New Delhi, Jan 28 (NationPress) The recent actions taken by the Reserve Bank of India (RBI), amounting to Rs 1.5 lakh crore for injecting liquidity into the banking ecosystem, are anticipated to alleviate the pressures in the money markets. Furthermore, the initiation of bond acquisitions is expected to lower rupee rates via signaling and expectations that the RBI will refrain from tightening liquidity conditions, with a potential need for additional open market operations (OMO) purchases, as stated by leading brokerages on Tuesday.
As per a report from HSBC, attention will now shift to the Union Budget scheduled for February 1 and the more critical RBI monetary policy committee (MPC) meeting on February 7, with a growing likelihood of a cut in the repo policy rate (HSBC Economics predicts a 25 basis point reduction in the policy rate).
"We foresee OMO auctions aimed at acquiring government bonds to lead to a compression of term premiums and we maintain our buy recommendation on 10-year government securities," they added.
The central bank is set to conduct three OMO purchase auctions for government bonds totaling Rs 60,000 crore.
The auctions, each worth Rs 20,000 crore, will take place on January 30, February 13, and February 20.
Additionally, a six-month FX swap (USD/INR buy/sell swap) auction valued at $5 billion will occur on January 31, translating to approximately Rs 43,000 crore of rupee liquidity.

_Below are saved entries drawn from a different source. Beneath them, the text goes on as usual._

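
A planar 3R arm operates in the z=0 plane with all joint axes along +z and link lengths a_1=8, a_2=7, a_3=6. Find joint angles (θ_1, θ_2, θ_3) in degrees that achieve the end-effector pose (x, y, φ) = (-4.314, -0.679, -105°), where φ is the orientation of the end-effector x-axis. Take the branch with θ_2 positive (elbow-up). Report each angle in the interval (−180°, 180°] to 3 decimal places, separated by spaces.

59.996 135.001 60.003

wrist centre = target − a_3·(cos φ, sin φ) = (-2.7611, 5.1166)
cos θ_2 = (33.8027−8²−7²)/(2·8·7) = -0.7071; θ_2 = 135.0009° (elbow-up)
β = atan2(5.1166,-2.7611) = 118.3530°; ψ = atan2(4.9497,3.0502) = 58.3571°
θ_1 = β − ψ = 59.9959°
θ_3 = φ − θ_1 − θ_2 = 60.0031° (wrapped to (-180°,180°])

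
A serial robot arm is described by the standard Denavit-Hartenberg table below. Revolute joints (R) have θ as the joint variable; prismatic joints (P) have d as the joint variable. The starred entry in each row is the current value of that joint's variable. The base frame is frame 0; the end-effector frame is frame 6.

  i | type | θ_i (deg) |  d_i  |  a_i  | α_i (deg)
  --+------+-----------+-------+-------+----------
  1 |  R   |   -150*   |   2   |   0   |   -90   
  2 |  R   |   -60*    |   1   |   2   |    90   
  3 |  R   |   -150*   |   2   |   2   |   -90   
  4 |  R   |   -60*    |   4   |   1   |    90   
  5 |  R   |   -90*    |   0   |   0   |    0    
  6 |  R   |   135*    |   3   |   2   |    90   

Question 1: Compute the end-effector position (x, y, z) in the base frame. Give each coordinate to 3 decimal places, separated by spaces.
0.387 4.834 8.415

after link 1: o_1 = (0.0000, 0.0000, 2.0000)
after link 2: o_2 = (-0.3660, -1.3660, 3.7321)
after link 3: o_3 = (1.3840, 0.7990, 3.2321)
after link 4: o_4 = (-0.5021, 3.9988, 5.0221)
after link 5: o_5 = (-0.5021, 3.9988, 5.0221)
after link 6: o_6 = (0.3865, 4.8343, 8.4151)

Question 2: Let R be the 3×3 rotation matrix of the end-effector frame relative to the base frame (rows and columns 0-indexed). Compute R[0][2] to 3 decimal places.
End-effector z-axis (col 2 of R) = (0.9628,0.0529,-0.2652)
R[0][2] = 0.9628

0.963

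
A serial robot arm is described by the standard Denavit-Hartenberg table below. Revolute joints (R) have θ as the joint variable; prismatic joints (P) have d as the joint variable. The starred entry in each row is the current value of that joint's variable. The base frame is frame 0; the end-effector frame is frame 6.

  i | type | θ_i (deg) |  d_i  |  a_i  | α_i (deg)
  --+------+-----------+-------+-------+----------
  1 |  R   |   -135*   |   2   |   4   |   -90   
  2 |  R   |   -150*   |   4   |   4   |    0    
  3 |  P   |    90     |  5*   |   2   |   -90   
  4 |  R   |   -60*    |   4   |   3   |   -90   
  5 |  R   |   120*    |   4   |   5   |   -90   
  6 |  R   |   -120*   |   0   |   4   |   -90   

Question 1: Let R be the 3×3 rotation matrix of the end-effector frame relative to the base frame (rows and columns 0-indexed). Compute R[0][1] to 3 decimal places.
0.683

End-effector y-axis (col 1 of R) = (0.6834,-0.3772,0.6250)
R[0][1] = 0.6834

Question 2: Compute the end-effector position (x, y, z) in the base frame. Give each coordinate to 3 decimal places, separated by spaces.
after link 1: o_1 = (-2.8284, -2.8284, 2.0000)
after link 2: o_2 = (2.4495, -3.2074, 4.0000)
after link 3: o_3 = (5.2779, -7.4500, 5.7321)
after link 4: o_4 = (4.1352, -12.2669, 5.0311)
after link 5: o_5 = (3.0589, -7.4530, 9.1136)
after link 6: o_6 = (0.1484, -9.1387, 11.2787)

0.148 -9.139 11.279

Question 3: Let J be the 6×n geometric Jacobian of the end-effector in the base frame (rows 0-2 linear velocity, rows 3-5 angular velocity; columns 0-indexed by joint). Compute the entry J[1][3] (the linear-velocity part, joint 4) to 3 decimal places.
5.961

axis z_3 = (-0.6124,-0.6124,-0.5000); lever o_n−o_3 = (-5.1295,-1.6887,5.5466)
cross product → J_v[:, 3] = (-4.2409,5.9613,-2.1071)
J_ω[:, 3] = z_3
entry J[1][3] = 5.9613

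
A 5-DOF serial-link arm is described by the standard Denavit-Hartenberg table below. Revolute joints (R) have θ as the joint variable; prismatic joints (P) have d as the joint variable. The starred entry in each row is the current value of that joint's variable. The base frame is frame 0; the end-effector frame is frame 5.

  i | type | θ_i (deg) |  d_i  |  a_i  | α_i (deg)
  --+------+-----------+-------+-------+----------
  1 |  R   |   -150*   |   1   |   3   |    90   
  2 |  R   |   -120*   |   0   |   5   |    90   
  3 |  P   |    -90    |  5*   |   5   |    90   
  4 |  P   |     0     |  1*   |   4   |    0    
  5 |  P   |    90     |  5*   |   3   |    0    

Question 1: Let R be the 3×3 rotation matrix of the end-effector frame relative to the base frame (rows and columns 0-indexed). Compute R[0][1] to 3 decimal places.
End-effector y-axis (col 1 of R) = (-0.5000,0.8660,0.0000)
R[0][1] = -0.5000

-0.500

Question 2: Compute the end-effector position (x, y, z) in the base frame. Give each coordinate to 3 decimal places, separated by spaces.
7.469 -6.080 5.866

after link 1: o_1 = (-2.5981, -1.5000, 1.0000)
after link 2: o_2 = (-0.4330, -0.2500, -3.3301)
after link 3: o_3 = (5.8170, -2.4151, -0.8301)
after link 4: o_4 = (7.3840, -6.1292, 0.0359)
after link 5: o_5 = (7.4689, -6.0801, 5.8660)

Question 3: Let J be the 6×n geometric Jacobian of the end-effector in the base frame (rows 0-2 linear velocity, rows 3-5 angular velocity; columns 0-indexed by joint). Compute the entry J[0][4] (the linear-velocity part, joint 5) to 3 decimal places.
-0.433

prismatic axis z_4 = (-0.4330,-0.2500,0.8660)
J_v[:, 4] = z_4; J_ω[:, 4] = (0,0,0)
entry J[0][4] = -0.4330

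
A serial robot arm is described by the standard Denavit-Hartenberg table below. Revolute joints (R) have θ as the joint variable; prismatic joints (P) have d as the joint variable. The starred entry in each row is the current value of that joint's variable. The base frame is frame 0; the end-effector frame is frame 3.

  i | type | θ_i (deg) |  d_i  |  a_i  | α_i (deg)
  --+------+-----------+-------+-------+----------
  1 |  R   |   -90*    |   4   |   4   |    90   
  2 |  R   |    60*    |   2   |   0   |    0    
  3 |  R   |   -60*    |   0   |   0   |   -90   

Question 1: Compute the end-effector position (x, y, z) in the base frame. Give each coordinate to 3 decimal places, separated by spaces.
-2.000 -4.000 4.000

after link 1: o_1 = (0.0000, -4.0000, 4.0000)
after link 2: o_2 = (-2.0000, -4.0000, 4.0000)
after link 3: o_3 = (-2.0000, -4.0000, 4.0000)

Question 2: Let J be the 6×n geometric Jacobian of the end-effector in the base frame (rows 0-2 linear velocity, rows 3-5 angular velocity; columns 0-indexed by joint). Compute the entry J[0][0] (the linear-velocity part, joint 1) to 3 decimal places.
4.000

axis z_0 = ẑ; lever o_n−o_0 = (-2.0000,-4.0000,4.0000)
cross product → J_v[:, 0] = (4.0000,-2.0000,0.0000)
J_ω[:, 0] = z_0
entry J[0][0] = 4.0000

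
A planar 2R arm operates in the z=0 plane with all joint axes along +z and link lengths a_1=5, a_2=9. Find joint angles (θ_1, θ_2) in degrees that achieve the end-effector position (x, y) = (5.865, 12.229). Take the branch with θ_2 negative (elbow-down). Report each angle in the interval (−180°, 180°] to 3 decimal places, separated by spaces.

83.752 -29.994

cos θ_2 = (183.9467−5²−9²)/(2·5·9) = 0.8661; θ_2 = -29.9944° (elbow-down)
β = atan2(12.2290,5.8650) = 64.3777°; ψ = atan2(-4.4992,12.7947) = -19.3742°
θ_1 = β − ψ = 83.7519°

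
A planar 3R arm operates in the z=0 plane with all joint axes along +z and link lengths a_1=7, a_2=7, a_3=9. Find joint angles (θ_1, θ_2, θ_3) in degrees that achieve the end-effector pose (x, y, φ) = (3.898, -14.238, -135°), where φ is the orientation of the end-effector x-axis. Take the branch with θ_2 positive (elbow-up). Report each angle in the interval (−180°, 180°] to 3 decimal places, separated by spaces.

wrist centre = target − a_3·(cos φ, sin φ) = (10.2620, -7.8740)
cos θ_2 = (167.3083−7²−7²)/(2·7·7) = 0.7072; θ_2 = 44.9902° (elbow-up)
β = atan2(-7.8740,10.2620) = -37.4992°; ψ = atan2(4.9489,11.9506) = 22.4951°
θ_1 = β − ψ = -59.9942°
θ_3 = φ − θ_1 − θ_2 = -119.9959° (wrapped to (-180°,180°])

-59.994 44.990 -119.996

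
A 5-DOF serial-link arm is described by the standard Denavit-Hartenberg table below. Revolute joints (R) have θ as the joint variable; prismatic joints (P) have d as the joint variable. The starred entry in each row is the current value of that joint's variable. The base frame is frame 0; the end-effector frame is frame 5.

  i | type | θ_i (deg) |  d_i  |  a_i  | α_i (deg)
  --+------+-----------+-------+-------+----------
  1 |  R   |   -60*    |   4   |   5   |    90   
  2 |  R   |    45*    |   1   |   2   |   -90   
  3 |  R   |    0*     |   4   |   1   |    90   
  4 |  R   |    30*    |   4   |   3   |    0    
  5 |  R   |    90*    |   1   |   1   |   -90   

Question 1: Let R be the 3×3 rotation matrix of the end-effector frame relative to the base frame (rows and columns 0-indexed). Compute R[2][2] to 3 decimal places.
-0.966

End-effector z-axis (col 2 of R) = (-0.1294,0.2241,-0.9659)
R[2][2] = -0.9659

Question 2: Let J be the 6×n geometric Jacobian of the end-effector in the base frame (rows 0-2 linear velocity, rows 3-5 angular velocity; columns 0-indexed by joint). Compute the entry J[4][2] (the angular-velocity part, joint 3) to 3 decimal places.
0.612

axis z_2 = (-0.3536,0.6124,0.7071); lever o_n−o_2 = (-5.4855,-0.4988,6.6921)
cross product → J_v[:, 2] = (4.4508,-1.5128,3.5355)
J_ω[:, 2] = z_2
entry J[4][2] = 0.6124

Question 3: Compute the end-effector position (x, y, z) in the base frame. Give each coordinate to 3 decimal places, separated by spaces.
-3.144 -6.554 12.106

after link 1: o_1 = (2.5000, -4.3301, 4.0000)
after link 2: o_2 = (2.3411, -6.0549, 5.4142)
after link 3: o_3 = (1.2804, -4.2178, 8.9497)
after link 4: o_4 = (-1.7955, -6.8902, 11.8475)
after link 5: o_5 = (-3.1444, -6.5537, 12.1063)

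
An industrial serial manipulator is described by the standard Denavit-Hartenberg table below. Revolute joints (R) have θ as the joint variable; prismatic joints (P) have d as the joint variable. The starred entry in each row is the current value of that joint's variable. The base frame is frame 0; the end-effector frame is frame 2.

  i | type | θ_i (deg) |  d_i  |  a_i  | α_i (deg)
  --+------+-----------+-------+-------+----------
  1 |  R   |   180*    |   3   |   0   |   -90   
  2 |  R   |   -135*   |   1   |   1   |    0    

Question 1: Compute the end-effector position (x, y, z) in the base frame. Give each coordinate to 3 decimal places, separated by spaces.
0.707 -1.000 3.707

after link 1: o_1 = (0.0000, 0.0000, 3.0000)
after link 2: o_2 = (0.7071, -1.0000, 3.7071)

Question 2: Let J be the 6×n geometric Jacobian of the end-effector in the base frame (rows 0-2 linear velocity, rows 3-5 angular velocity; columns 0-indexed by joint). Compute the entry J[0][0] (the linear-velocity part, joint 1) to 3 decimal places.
1.000

axis z_0 = ẑ; lever o_n−o_0 = (0.7071,-1.0000,3.7071)
cross product → J_v[:, 0] = (1.0000,0.7071,-0.0000)
J_ω[:, 0] = z_0
entry J[0][0] = 1.0000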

Moreover, a long-dated variable rate repo auction of Rs 50,000 crore will be conducted on February 7.
The 56-day term will ensure banks' liquidity requirements are met through the end of March.
According to a report from Emkay Global Financial Services, a shift in the liquidity cycle serves as a significant boost for domestic equities, and investing in the BFSI sector is a wise move in the short term.
"This is complemented by other favorable factors — earnings forecasts remain strong through January 2025, and valuations have become increasingly reasonable. While this may not represent the absolute market low, we believe it is an opportune moment to gradually invest in stocks with reasonable valuations," stated Emkay Global.
Brokerages assert that additional liquidity measures and a rate cut in February would have a more pronounced effect.
"However, we believe this must be accompanied by the relaxation of lending restrictions placed on banks and NBFCs since late 2023, particularly concerning unsecured loans. Such measures would revive retail lending momentum and encourage a consumption rebound in the latter half of CY25. Given the limited space for fiscal stimulus, this should serve as a crucial countercyclical strategy," Emkay Global emphasized.